Blue Moon, nabot boulot
Richard Linklater, ou l’homme qui tourne plus vite que son ombre. A peine avait-on fini de déguster sa godardienne Nouvelle Vague que l’on découvre Blue Moon, qui fuit lui aussi les écueils du biopic classique pour brosser une tranche de vie de Lorenz Hart, ici portraituré en 1943, six mois avant sa mort. Un parolier dont les ballades sont restées dans les annales de la musique américaine moderne, qu’il s’agisse de The Lady is a Tramp, My Funny Valentine ou, bien sûr, de la sérénade qui donne son nom au présent long-métrage.
Tréteaux ou tard
On peut d’ailleurs voir Blue Moon comme un double négatif de Nouvelle Vague. Quand Godard et tous les jeunes Avengers des Cahiers du Cinéma étaient appelés à marquer l’histoire du cinoche, Hart est aujourd’hui tombé dans un relatif oubli – et demeure avant tout connu comme le premier comparse de Richard Rodgers, qui connaîtra la gloire éternelle avec celui qui remplacera Hart à ses côtés : Oscar Hammerstein II. Quand « JLG » faisait sortir le cinéma français de papa des plateaux pour le jeter dans le grand urbain parisien, Hart est, dans Blue Moon, enfermé entre les quatre murs d’un chic restaurant de Manhattan. Seul péché mignon commun aux deux auteurs, peut-être : l’un comme l’autre aime citer profusément les dialogues de Humphrey Bogart dans Casablanca…
Autre trait saillant qui rapproche Lorenz Hart et Jean-Luc Godard (auxquels on pourrait ajouter Orson Welles, à qui Richard Linklater a consacré un beau film en 2008) : leur propension à (se) mettre en scène et à faire, pour paraphraser Shakespeare, de leur vie entière un petit théâtre, fût-il cruel ou absurde. Pas de doute, Linklater aime ces personnages bigger than life et, avec Hart, il est servi : bavard, cynique, mégalo, porté sur la bibine, « omnisexuel » autoproclamé (la façon dont il explicite ledit terme vaut son pesant de gin tonic) … Sans même forcer le trait, la vie du librettiste semble taillée sur mesure pour le grand écran.
Hart of Darkness
Surtout, Hart a la chance d’être interprété par l’un des tout meilleurs acteurs de sa génération, Ethan Hawke. Il y a deux ou trois décennies, le bel éphèbe de Before Sunrise ou de Bienvenue à Gattaca aurait sans doute eu du mal à remplir le costard cintré de Hart. Mais, depuis, Hawke a enchaîné les beaux rôles au cinéma (Boyhood, La Vérité) comme à la télévision (The Good Lord Bird, The Lowdown) – sans oublier celui, proprement phénoménal, de First Reformed. Même les artifices un peu grossiers déployés pour insérer Hawke dans la peau de Hart – qui était notoirement petit, chétif et menacé par une calvitie galopante – n’entament pas l’aisance qu’a l’acteur à se fondre dans le rôle.

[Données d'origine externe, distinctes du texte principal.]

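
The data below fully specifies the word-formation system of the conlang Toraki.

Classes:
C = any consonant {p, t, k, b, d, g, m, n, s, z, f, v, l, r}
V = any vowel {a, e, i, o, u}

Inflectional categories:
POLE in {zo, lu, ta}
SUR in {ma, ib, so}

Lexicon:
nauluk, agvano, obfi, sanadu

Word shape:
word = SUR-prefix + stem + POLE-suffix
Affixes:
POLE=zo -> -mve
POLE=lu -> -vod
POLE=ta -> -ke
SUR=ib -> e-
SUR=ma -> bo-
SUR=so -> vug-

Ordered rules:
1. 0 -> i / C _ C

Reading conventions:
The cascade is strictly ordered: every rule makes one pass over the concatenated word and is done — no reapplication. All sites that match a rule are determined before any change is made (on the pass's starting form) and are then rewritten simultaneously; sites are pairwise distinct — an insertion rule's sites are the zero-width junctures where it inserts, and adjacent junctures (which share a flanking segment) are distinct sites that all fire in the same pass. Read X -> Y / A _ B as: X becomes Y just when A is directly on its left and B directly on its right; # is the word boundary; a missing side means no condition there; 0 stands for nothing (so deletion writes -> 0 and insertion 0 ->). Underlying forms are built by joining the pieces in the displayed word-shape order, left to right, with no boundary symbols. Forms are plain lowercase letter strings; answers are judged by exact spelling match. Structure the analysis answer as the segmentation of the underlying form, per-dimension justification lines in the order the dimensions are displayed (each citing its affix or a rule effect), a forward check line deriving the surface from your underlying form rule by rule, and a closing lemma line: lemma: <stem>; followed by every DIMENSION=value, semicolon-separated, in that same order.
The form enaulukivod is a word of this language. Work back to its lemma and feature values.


underlying: e-nauluk-vod
POLE=lu - signalled by the affix -vod
SUR=ib - signalled by the affix e-
check: enaulukvod -> enaulukivod
lemma: nauluk; POLE=lu; SUR=ib


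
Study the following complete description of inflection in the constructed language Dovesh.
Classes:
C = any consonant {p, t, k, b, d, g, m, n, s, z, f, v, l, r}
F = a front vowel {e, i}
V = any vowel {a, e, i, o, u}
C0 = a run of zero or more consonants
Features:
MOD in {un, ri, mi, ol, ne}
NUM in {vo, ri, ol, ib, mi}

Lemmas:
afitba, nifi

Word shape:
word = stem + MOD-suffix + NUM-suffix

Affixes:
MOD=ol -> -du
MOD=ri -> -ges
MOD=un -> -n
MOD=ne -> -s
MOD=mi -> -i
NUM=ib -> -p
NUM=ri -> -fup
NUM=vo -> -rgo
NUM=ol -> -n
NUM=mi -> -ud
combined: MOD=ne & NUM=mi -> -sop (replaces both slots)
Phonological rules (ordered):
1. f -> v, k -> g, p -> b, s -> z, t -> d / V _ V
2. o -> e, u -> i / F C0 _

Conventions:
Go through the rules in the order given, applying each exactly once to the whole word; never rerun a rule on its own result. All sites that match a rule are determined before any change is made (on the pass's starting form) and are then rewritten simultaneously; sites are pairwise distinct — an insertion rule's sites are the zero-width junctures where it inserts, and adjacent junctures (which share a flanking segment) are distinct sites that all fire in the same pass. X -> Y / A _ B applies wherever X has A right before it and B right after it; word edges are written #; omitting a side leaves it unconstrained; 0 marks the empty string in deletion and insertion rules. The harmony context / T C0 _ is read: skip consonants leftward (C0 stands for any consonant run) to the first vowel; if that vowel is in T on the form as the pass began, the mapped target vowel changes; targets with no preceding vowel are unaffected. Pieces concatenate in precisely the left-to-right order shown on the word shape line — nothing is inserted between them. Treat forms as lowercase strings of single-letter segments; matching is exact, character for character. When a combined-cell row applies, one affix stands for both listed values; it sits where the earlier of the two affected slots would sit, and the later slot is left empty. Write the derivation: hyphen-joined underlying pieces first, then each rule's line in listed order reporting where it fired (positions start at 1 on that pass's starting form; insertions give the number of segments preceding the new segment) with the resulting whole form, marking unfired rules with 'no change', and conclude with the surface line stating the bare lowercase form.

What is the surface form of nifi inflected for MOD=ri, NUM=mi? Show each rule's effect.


underlying: nifi-ges-ud
1. f -> v, k -> g, p -> b, s -> z, t -> d / V _ V: fires at position(s) 3, 7: nivigezud
2. o -> e, u -> i / F C0 _: fires at position(s) 8: nivigezid
surface: nivigezid


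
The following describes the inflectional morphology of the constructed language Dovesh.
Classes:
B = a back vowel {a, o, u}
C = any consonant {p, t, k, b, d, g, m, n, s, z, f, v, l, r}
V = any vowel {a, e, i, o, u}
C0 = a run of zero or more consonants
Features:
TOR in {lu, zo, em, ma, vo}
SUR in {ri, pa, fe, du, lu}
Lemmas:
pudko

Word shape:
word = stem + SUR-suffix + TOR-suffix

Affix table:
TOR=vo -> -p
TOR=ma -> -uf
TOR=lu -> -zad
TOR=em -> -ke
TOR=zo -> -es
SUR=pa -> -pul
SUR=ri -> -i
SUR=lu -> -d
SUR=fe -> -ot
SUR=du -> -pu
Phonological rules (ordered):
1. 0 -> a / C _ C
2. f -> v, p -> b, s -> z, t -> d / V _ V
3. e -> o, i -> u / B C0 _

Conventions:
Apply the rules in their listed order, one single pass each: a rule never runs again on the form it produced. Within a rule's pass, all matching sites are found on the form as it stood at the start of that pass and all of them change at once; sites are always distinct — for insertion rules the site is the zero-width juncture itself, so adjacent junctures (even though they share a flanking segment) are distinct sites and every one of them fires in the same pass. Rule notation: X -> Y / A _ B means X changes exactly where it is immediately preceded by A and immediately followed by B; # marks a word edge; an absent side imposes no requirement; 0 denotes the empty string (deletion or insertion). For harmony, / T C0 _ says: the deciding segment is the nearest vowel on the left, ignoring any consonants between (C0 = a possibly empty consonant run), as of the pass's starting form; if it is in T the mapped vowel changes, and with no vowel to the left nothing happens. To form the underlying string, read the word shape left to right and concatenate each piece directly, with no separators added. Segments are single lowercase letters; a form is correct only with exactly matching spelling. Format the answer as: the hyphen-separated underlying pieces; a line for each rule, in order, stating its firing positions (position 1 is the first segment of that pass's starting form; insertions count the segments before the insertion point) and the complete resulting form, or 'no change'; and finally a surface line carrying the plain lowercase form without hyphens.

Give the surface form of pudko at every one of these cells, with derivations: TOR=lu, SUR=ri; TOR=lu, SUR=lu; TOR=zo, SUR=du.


cell TOR=lu, SUR=ri:
underlying: pudko-i-zad
1. 0 -> a / C _ C: inserts after position(s) 3: pudakoizad
2. f -> v, p -> b, s -> z, t -> d / V _ V: no change
3. e -> o, i -> u / B C0 _: fires at position(s) 7: pudakouzad
surface: pudakouzad

cell TOR=lu, SUR=lu:
underlying: pudko-d-zad
1. 0 -> a / C _ C: inserts after position(s) 3, 6: pudakodazad
2. f -> v, p -> b, s -> z, t -> d / V _ V: no change
3. e -> o, i -> u / B C0 _: no change
surface: pudakodazad

cell TOR=zo, SUR=du:
underlying: pudko-pu-es
1. 0 -> a / C _ C: inserts after position(s) 3: pudakopues
2. f -> v, p -> b, s -> z, t -> d / V _ V: fires at position(s) 7: pudakobues
3. e -> o, i -> u / B C0 _: fires at position(s) 9: pudakobuos
surface: pudakobuos


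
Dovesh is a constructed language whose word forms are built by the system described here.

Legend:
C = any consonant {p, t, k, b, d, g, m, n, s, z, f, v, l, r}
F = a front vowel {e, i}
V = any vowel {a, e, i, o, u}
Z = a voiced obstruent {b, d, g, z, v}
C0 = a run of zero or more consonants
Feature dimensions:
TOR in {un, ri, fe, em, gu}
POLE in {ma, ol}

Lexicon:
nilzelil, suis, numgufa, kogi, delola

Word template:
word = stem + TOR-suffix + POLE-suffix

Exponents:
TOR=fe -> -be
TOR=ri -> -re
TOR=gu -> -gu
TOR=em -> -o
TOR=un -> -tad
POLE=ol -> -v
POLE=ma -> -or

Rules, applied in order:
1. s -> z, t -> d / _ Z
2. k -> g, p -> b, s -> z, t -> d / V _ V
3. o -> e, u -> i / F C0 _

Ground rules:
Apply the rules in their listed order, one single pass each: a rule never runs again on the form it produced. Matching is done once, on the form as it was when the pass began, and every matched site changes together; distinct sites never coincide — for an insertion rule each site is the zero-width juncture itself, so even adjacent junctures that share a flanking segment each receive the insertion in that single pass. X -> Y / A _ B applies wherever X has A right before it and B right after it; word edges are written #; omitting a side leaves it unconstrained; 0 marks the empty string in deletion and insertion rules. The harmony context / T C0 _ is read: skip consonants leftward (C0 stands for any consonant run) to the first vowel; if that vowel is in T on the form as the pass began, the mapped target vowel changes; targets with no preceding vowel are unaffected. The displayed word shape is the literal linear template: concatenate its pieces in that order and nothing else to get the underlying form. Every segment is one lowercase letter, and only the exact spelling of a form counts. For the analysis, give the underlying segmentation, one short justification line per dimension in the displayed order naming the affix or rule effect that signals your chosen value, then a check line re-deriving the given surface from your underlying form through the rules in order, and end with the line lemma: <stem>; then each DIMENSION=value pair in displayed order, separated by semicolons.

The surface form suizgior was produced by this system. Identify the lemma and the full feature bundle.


underlying: suis-gu-or
TOR=gu - signalled by the affix -gu
POLE=ma - signalled by the affix -or
check: suisguor -> suizguor -> suizguor -> suizgior
lemma: suis; TOR=gu; POLE=ma


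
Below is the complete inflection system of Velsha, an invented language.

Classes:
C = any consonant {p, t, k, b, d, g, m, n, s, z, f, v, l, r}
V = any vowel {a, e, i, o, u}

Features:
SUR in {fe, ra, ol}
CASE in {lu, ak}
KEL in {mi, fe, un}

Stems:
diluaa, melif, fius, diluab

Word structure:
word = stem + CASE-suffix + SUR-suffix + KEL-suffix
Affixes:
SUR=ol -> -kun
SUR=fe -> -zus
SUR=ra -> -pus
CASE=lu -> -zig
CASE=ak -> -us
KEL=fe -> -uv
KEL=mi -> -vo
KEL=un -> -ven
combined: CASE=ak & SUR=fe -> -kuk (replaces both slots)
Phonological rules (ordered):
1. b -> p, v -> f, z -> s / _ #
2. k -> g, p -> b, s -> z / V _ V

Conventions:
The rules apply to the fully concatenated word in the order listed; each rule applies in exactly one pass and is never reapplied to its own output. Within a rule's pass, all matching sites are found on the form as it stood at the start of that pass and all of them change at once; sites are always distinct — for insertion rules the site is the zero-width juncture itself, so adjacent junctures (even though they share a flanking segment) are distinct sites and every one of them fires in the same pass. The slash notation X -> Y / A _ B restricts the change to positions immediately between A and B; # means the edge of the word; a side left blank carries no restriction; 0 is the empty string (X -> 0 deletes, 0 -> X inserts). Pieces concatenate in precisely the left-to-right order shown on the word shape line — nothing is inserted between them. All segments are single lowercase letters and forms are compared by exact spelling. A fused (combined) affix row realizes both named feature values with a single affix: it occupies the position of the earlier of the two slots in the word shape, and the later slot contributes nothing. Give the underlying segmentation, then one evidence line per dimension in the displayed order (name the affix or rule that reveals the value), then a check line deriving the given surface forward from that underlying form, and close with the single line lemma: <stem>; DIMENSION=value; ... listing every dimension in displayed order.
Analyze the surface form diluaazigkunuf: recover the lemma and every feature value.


underlying: diluaa-zig-kun-uv
SUR=ol - signalled by the affix -kun
CASE=lu - signalled by the affix -zig
KEL=fe - signalled by the affix -uv
check: diluaazigkunuv -> diluaazigkunuf -> diluaazigkunuf
lemma: diluaa; SUR=ol; CASE=lu; KEL=fe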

Dommage, peut-être, que la mise en scène joliment confinée de Linklater et que l’incarnation inspirée de Hawke soient desservies par le scénario de Blue Moon. Film qui, au fond, est un peu le Mort à Venise de Lorenz Hart – puisqu’il se concentre sur le dernier amour (à sens unique) du compositeur, envers Elizabeth Weiland (Margaret Qualley, onctueuse). Hélas, à vouloir à tout prix slalomer entre les poncifs usuels des biographies filmées, le scénariste Robert Kaplow saute à pieds joints dans d’autres à peine moins souhaitables. Témoin cette capacité, toute forrest-gumpienne, de Lorenz Hart à dispenser des bons tuyaux à des gens appelés à briller. Ainsi, au romancier E.B. White, il donne l’idée d’une souris qui a emménagé dans son appartement ; et à un cinéaste débutant nommé George Hill, il conseille de raconter dans ses oeuvres des « histoires d’amitié ». Le futur auteur de Stuart Little et le réalisateur de Butch Cassidy et le Kid sauront, c’est bien commode, s’en souvenir… Pas de quoi cependant gâter le plaisir procuré par Blue Moon, avec lequel Richard Linklater prouve qu’il demeure l’un des meilleurs artisans du cinéma américain.
Blue Moon, Richard Linklater, 2025. Avec : Ethan Hawke, Margaret Qualley, Andrew Scott, Bobby Cannavale, Jonah Lees.